You can access the data mart using the command line or GUI. GUI is preferred as it can easily generate graphs and is user-friendly compared to the command line.

Managing

This is the last step of Data Mart Implementation process. This step covers management tasks such as-

  • Ongoing user access management.
  • System optimizations and fine-tuning to achieve the enhanced performance.
  • Adding and managing fresh data into the data mart.
  • Planning recovery scenarios and ensure system availability in the case when the system fails.

What Products and Technologies Do You Need?

You could use the GUI or command line for data mart management.

Best practices for Implementing Data Marts

Following are the best practices that you need to follow while in the Data Mart Implementation process:

  • The source of a Data Mart should be departmentally structured
  • The implementation cycle of a Data Mart should be measured in short periods of time, i.e., in weeks instead of months or years.
  • It is important to involve all stakeholders in planning and designing phase as the data mart implementation could be complex.
  • Data Mart Hardware/Software, Networking and Implementation costs should be accurately budgeted in your plan
  • Even though if the Data mart is created on the same hardware they may need some different software to handle user queries. Additional processing power and disk storage requirements should be evaluated for fast user response
  • A data mart may be on a different location from the data warehouse. That’s why it is important to ensure that they have enough networking capacity to handle the Data volumes needed to transfer data to the data mart.
  • Implementation cost should budget the time taken for Datamart loading process. Load time increases with increase in complexity of the transformations.

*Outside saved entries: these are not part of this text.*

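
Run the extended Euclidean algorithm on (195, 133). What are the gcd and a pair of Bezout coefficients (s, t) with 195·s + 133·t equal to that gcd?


Euclidean algorithm on (195, 133) — divide until remainder is 0:
  195 = 1 · 133 + 62
  133 = 2 · 62 + 9
  62 = 6 · 9 + 8
  9 = 1 · 8 + 1
  8 = 8 · 1 + 0
gcd(195, 133) = 1.
Track Bezout coefficients alongside the remainders: start with r₀ = 195 = a·1 + b·0 (s = 1, t = 0) and r₁ = 133 = a·0 + b·1 (s = 0, t = 1); each new remainder r_{k+1} = r_{k-1} − q_k·r_k inherits s_{k+1} = s_{k-1} − q_k·s_k, t_{k+1} = t_{k-1} − q_k·t_k, so r_k = a·s_k + b·t_k at every step:
  q = 1: r = 62, s = 1 − 1·0 = 1, t = 0 − 1·1 = -1  (check: 195·1 + 133·(-1) = 62)
  q = 2: r = 9, s = 0 − 2·1 = -2, t = 1 − 2·(-1) = 3  (check: 195·(-2) + 133·3 = 9)
  q = 6: r = 8, s = 1 − 6·(-2) = 13, t = -1 − 6·3 = -19  (check: 195·13 + 133·(-19) = 8)
  q = 1: r = 1, s = -2 − 1·13 = -15, t = 3 − 1·(-19) = 22  (check: 195·(-15) + 133·22 = 1)
The row with r = 1 (the gcd) gives the Bezout coefficients s = -15, t = 22.
Result: 195 · (-15) + 133 · (22) = 1.

gcd(195, 133) = 1; s = -15, t = 22 (check: 195·(-15) + 133·22 = 1).


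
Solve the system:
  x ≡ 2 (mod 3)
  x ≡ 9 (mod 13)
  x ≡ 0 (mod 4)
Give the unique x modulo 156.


Moduli 3, 13, 4 are pairwise coprime; by CRT there is a unique solution modulo M = 3 · 13 · 4 = 156.
Solve pairwise, accumulating the modulus:
  Start with x ≡ 2 (mod 3).
  Combine with x ≡ 9 (mod 13): since gcd(3, 13) = 1, we get a unique residue mod 39.
    Write x = 2 + 3·t and substitute into x ≡ 9 (mod 13): 3·t ≡ 9 − 2 = 7 (mod 13).
    The inverse of 3 mod 13 is 9 (since 3·9 = 27 = 2·13 + 1), so t ≡ 9·7 = 63 ≡ 11 (mod 13).
    Then x = 2 + 3·11 = 35, valid modulo lcm(3, 13) = 39: x ≡ 35 (mod 39).
  Combine with x ≡ 0 (mod 4): since gcd(39, 4) = 1, we get a unique residue mod 156.
    Write x = 35 + 39·t and substitute into x ≡ 0 (mod 4): 39·t ≡ 0 − 35 = -35 (mod 4).
    Reduce coefficients mod 4: 3·t ≡ 1 (mod 4).
    The inverse of 3 mod 4 is 3 (since 3·3 = 9 = 2·4 + 1), so t ≡ 3·1 = 3 ≡ 3 (mod 4).
    Then x = 35 + 39·3 = 152, valid modulo lcm(39, 4) = 156: x ≡ 152 (mod 156).
Verify: 152 mod 3 = 2 ✓, 152 mod 13 = 9 ✓, 152 mod 4 = 0 ✓.

x ≡ 152 (mod 156).


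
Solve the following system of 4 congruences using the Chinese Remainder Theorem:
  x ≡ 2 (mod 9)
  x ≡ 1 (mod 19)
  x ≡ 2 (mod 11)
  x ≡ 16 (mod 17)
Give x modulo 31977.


Product of moduli M = 9 · 19 · 11 · 17 = 31977.
Merge one congruence at a time:
  Start: x ≡ 2 (mod 9).
  Combine with x ≡ 1 (mod 19); new modulus lcm = 171.
    Write x = 2 + 9·t and substitute into x ≡ 1 (mod 19): 9·t ≡ 1 − 2 = -1 (mod 19).
    Reduce coefficients mod 19: 9·t ≡ 18 (mod 19).
    The inverse of 9 mod 19 is 17 (since 9·17 = 153 = 8·19 + 1), so t ≡ 17·18 = 306 ≡ 2 (mod 19).
    Then x = 2 + 9·2 = 20, valid modulo lcm(9, 19) = 171: x ≡ 20 (mod 171).
  Combine with x ≡ 2 (mod 11); new modulus lcm = 1881.
    Write x = 20 + 171·t and substitute into x ≡ 2 (mod 11): 171·t ≡ 2 − 20 = -18 (mod 11).
    Reduce coefficients mod 11: 6·t ≡ 4 (mod 11).
    The inverse of 6 mod 11 is 2 (since 6·2 = 12 = 1·11 + 1), so t ≡ 2·4 = 8 ≡ 8 (mod 11).
    Then x = 20 + 171·8 = 1388, valid modulo lcm(171, 11) = 1881: x ≡ 1388 (mod 1881).
  Combine with x ≡ 16 (mod 17); new modulus lcm = 31977.
    Write x = 1388 + 1881·t and substitute into x ≡ 16 (mod 17): 1881·t ≡ 16 − 1388 = -1372 (mod 17).
    Reduce coefficients mod 17: 11·t ≡ 5 (mod 17).
    The inverse of 11 mod 17 is 14 (since 11·14 = 154 = 9·17 + 1), so t ≡ 14·5 = 70 ≡ 2 (mod 17).
    Then x = 1388 + 1881·2 = 5150, valid modulo lcm(1881, 17) = 31977: x ≡ 5150 (mod 31977).
Verify against each original: 5150 mod 9 = 2, 5150 mod 19 = 1, 5150 mod 11 = 2, 5150 mod 17 = 16.

x ≡ 5150 (mod 31977).


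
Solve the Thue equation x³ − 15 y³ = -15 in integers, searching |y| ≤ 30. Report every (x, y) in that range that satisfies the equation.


The equation is x³ - 15y³ = -15. For fixed y, x³ = 15·y³ − 15, so a solution requires the RHS to be a perfect cube.
Strategy: iterate y from -30 to 30, compute RHS = 15·y³ − 15, and check whether it is a (positive or negative) perfect cube.
Check small values of y:
  y = 0: RHS = -15 is not a perfect cube.
  y = 1: RHS = 0 = (0)³ ⇒ x = 0 works.
  y = -1: RHS = -30 is not a perfect cube.
  y = 2: RHS = 105 is not a perfect cube.
  y = -2: RHS = -135 is not a perfect cube.
  y = 3: RHS = 390 is not a perfect cube.
  y = -3: RHS = -420 is not a perfect cube.
Continuing the search up to |y| = 30 finds no further solutions beyond those listed.
Collected solutions: (0, 1).

Solutions (with |y| ≤ 30): (0, 1).


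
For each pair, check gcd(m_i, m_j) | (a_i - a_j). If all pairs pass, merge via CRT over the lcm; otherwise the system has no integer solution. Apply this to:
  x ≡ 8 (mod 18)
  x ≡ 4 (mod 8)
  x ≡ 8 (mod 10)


Moduli 18, 8, 10 are not pairwise coprime, so CRT works modulo lcm(m_i) when all pairwise compatibility conditions hold.
Pairwise compatibility: gcd(m_i, m_j) must divide a_i - a_j for every pair.
Merge one congruence at a time:
  Start: x ≡ 8 (mod 18).
  Combine with x ≡ 4 (mod 8): gcd(18, 8) = 2; 4 - 8 = -4, which IS divisible by 2, so compatible.
    Write x = 8 + 18·t and substitute into x ≡ 4 (mod 8): 18·t ≡ 4 − 8 = -4 (mod 8).
    Divide the congruence (and modulus) by g = 2: 9·t ≡ -2 (mod 4).
    Reduce coefficients mod 4: 1·t ≡ 2 (mod 4).
    So t ≡ 2 (mod 4).
    Then x = 8 + 18·2 = 44, valid modulo lcm(18, 8) = 72: x ≡ 44 (mod 72).
  Combine with x ≡ 8 (mod 10): gcd(72, 10) = 2; 8 - 44 = -36, which IS divisible by 2, so compatible.
    Write x = 44 + 72·t and substitute into x ≡ 8 (mod 10): 72·t ≡ 8 − 44 = -36 (mod 10).
    Divide the congruence (and modulus) by g = 2: 36·t ≡ -18 (mod 5).
    Reduce coefficients mod 5: 1·t ≡ 2 (mod 5).
    So t ≡ 2 (mod 5).
    Then x = 44 + 72·2 = 188, valid modulo lcm(72, 10) = 360: x ≡ 188 (mod 360).
Verify: 188 mod 18 = 8, 188 mod 8 = 4, 188 mod 10 = 8.

x ≡ 188 (mod 360).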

Advantages and Disadvantages of a Data Mart

Advantages

  • Data marts contain a subset of organization-wide data. This Data is valuable to a specific group of people in an organization.
  • It is cost-effective alternatives to a data warehouse, which can take high costs to build.
  • Data Mart allows faster access of Data.
  • Data Mart is easy to use as it is specifically designed for the needs of its users. Thus a data mart can accelerate business processes.
  • Data Marts needs less implementation time compare to Data Warehouse systems. It is faster to implement Data Mart as you only need to concentrate the only subset of the data.
  • It contains historical data which enables the analyst to determine data trends.

Disadvantages

  • Many a times enterprises create too many disparate and unrelated data marts without much benefit. It can become a big hurdle to maintain.
  • Data Mart cannot provide company-wide data analysis as their data set is limited.

Summary:

  • A data mart is focused on a single functional area of an organization and contains a subset of data stored in a Data Warehouse.
  • Data Mart helps to enhance user’s response time due to a reduction in the volume of data.
  • Three types of data mart are 1) Dependent 2) Independent 3) Hybrid
  • Important implementation steps of Data Mart are 1) Designing 2) Constructing 3 Populating 4) Accessing and 5)Managing
  • The implementation cycle of a Data Mart should be measured in short periods of time, i.e., in weeks instead of months or years.
  • Data mart is cost-effective alternatives to a data warehouse, which can take high costs to build.
  • Data Mart cannot provide company-wide data analysis as data set is limited.